Annotations to James Joyce's Ulysses/Title Page
Annotations
[edit | edit source]ULYSSES Ulysses is the dominant English form (and the form used across Europe, with slight variations) of standard Latin Ulixēs. The name itself corresponds to Ancient Greek Ὀδυσσεύς (Odysseus): the hero of Homer's Odyssey. The Latin Ulyssēs is a less classical variant, used in standard English translations of Homer's epic (e.g. George Chapman, John Dryden, Alexander Pope, Samuel Butler). In particular, Joyce was familiar from a young age with Charles Lamb's The Adventures of Ulysses.[1] In 1895, when he was in his third year at Belvedere College, Joyce chose Ulysses as his subject for an essay entitled "My Favourite Hero".[2]
PRONUNCIATION OF THE TITLE Ulysses has traditionally been stressed on the second syllable, in accord with the original Latin. It still is, in US English especially. But often it is stressed on the first syllable instead, notably in the UK and Ireland when referring to the novel. Whichever syllable Joyce himself stressed, he pronounced the word as "oulissays" or "oolissays",[3] very close to the original Latin (no initial "y" sound, for example).

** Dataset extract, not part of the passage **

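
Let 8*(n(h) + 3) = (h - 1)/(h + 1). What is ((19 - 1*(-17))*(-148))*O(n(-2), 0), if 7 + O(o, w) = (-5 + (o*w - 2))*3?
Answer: 149184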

SHAKESPEARE AND COMPANY Shakespeare and Company was a bookstore founded by an American expatriate Sylvia Beach in Paris. It originally opened at 8 Rue Depuytren on 17 November 1919 before moving to larger premises at 12 Rue de l'Odéon in 1922. Joyce first met Beach at a literary soirée at the poet André Spire's house at Neuilly-sur-Seine on 11 July 1920. Fittingly, Beach first approached Joyce in Spire's library. The following day Joyce visited her bookshop and the two became fast friends. Sylvia Beach went on to publish Ulysses on 2 February 1922.[4]
RUE DE L'ODÉON The Rue de l'Odéon is a street in the Odéon quarter of the 6th arrondissement of Paris on the Left Bank. The French poet Adrienne Monier's bookshop, La Maison des amis des livres, was located at No. 7. In 1922 her lover Sylvia Beach moved her bookshop, Shakespeare and Company, to No. 12. On his second visit to Paris in early 1903, Joyce regularly dined at a café in the nearby Carrefour de l'Odéon.[5]
References
[edit | edit source]- ↑ Ellmann, Richard (1982). James Joyce. New York: Oxford University Press. p. 46.
- ↑ Gorman, Herbert Sherman (1939). James Joyce. New York: Farrar & Rinehart. p. 45.
- ↑ Ellmann, Richard (1982). James Joyce. New York: Oxford University Press. p. 230 n.
- ↑ Ellmann, Richard (1982). James Joyce. New York: Oxford University Press. pp. 488–489.
- ↑ Gorman, Herbert Sherman (1939). James Joyce. New York: Farrar & Rinehart. p. 100.
Ellmann, Richard (1982). James Joyce. New York: Oxford University Press. p. 123.